As of 3:15 a.m. Wednesday, June 8, unofficial election night results showed voters approving repeal 59.28% to 40.72% with 39,242 votes counted. But as of that posting, the San Bernardino County Registrar of Voters still had 110,000 mail-in ballots to process. Updated election results were expected at 4 p.m. Wednesday.
To pass, the measure needs a simple majority.
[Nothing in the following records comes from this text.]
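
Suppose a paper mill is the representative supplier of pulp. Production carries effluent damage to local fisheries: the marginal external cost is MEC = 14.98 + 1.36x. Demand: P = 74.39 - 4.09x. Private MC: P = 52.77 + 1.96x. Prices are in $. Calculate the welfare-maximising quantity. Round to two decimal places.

Social marginal cost = private MC + MEC = 67.75 + 3.32x.
Set SMC = demand: 67.75 + 3.32x = 74.39 - 4.09x → x* = 0.8961.

x* = 0.90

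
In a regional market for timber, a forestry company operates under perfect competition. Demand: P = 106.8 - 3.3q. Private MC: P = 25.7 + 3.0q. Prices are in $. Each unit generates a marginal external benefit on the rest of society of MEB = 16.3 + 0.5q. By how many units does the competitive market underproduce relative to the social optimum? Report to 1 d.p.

3.9 units

Market equilibrium (private): 25.7 + 3.0q = 106.8 - 3.3q → q_m = 12.8730.
Social marginal cost = private MC − MEB = 9.4 + 2.5q.
Set SMC = demand: 9.4 + 2.5q = 106.8 - 3.3q → q* = 16.7931.
Gap = |12.8730 − 16.7931| = 3.9201.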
But the issue has been tied up in the courts for months.
The San Bernardino County Fire Protection District filed a lawsuit in February against the registrar and measure backers to keep it off the ballot.
In March, San Bernardino County Superior Court Judge David Cohn ordered the registrar to remove the measure from the ballot on the grounds that it violated state election code that makes it illegal to intentionally misrepresent information while gathering signatures to place an item on the ballot.
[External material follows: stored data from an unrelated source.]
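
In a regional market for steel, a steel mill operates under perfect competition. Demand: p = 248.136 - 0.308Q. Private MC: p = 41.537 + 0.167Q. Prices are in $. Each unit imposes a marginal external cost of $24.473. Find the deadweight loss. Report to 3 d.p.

Market equilibrium (private): 41.537 + 0.167Q = 248.136 - 0.308Q → Q_m = 434.9453.
Social marginal cost = private MC + MEC = 66.010 + 0.167Q.
Set SMC = demand: 66.010 + 0.167Q = 248.136 - 0.308Q → Q* = 383.4232.
The loss is the area between SMC and demand from Q* to Q_m; with linear curves that's a triangle of height MEC(Q_m).
DWL = ½ × 51.5221 × 24.4730 = 630.4502.

DWL = $630.450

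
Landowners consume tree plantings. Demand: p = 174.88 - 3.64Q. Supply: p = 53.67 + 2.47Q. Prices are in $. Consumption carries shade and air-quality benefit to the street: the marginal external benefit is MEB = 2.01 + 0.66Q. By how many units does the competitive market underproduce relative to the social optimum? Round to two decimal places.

2.77 units

Market equilibrium (private): 53.67 + 2.47Q = 174.88 - 3.64Q → Q_m = 19.8380.
Social marginal benefit = demand + MEB = 176.89 - 2.98Q.
Set SMB = MC: 176.89 - 2.98Q = 53.67 + 2.47Q → Q* = 22.6092.
Gap = |19.8380 − 22.6092| = 2.7712.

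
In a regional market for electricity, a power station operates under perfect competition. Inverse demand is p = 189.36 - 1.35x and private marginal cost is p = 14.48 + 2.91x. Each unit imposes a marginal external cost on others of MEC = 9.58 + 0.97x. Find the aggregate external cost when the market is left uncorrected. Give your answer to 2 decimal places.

1210.61

Market equilibrium (private): 14.48 + 2.91x = 189.36 - 1.35x → x_m = 41.0516.
Total external cost = ∫₀^{x_m} (9.58 + 0.97x) dx = 9.58×41.0516 + ½×0.97×41.0516² = 1210.6128.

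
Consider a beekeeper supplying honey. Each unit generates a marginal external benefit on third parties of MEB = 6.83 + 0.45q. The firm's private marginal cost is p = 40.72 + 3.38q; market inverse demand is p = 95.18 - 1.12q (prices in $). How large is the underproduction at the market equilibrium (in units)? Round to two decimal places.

3.03 units

Market equilibrium (private): 40.72 + 3.38q = 95.18 - 1.12q → q_m = 12.1022.
Social marginal cost = private MC − MEB = 33.89 + 2.93q.
Set SMC = demand: 33.89 + 2.93q = 95.18 - 1.12q → q* = 15.1333.
Gap = |12.1022 − 15.1333| = 3.0311.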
Residents had collected 8,868 signatures to put the initiative before voters.
Measure backers appealed the order, but by May the Fourth District Court of Appeals rejected that effort.
On May 31, Cohn issued his judgment and said the initiative “is invalid and shall not be enforced or given legal effect.”
On Monday, the day before the election, backers filed another appeal.
The tax, called the FP-5 property assessment, was approved by San Bernardino County Board of Supervisors in 2018. It expanded a fire protection zone to all unincorporated county areas and four cities without their own fire departments — San Bernardino, Upland, Twentynine Palms and Needles. The tax is currently about $162 per parcel.
Tom Murphy, spokesman for The Red Brennan Group, which backs the repeal, said while votes are still being counted, “it looks like voters approved the repeal, so from our perspective the fate of the measure is now, essentially, in the hands of the Court of Appeals.”
He noted that when a similar proposed repeal of the tax, Measure U, was before voters in 2020 it had initially looked to have passed, but as mail-in ballots were slowly counted, it turned out to have failed 52% to 48%.
An impartial analysis of the 2022 measure in the official voter information guide said without the tax, the fire protection district would lose $42.7 million per year, an 18% drop in its budget.
Fire officials have said the loss would reduce fire protection and emergency medical services, while forcing closure of 15 to 17 fire stations across the district.
The argument in favor of the measure said the special fire protection assessment was initially approved in violation of the state Constitution because it did not go to the voters and get two-thirds voter approval, as required for new taxes by Proposition 218.
The county approved it after not enough property owners sent in letters of opposition.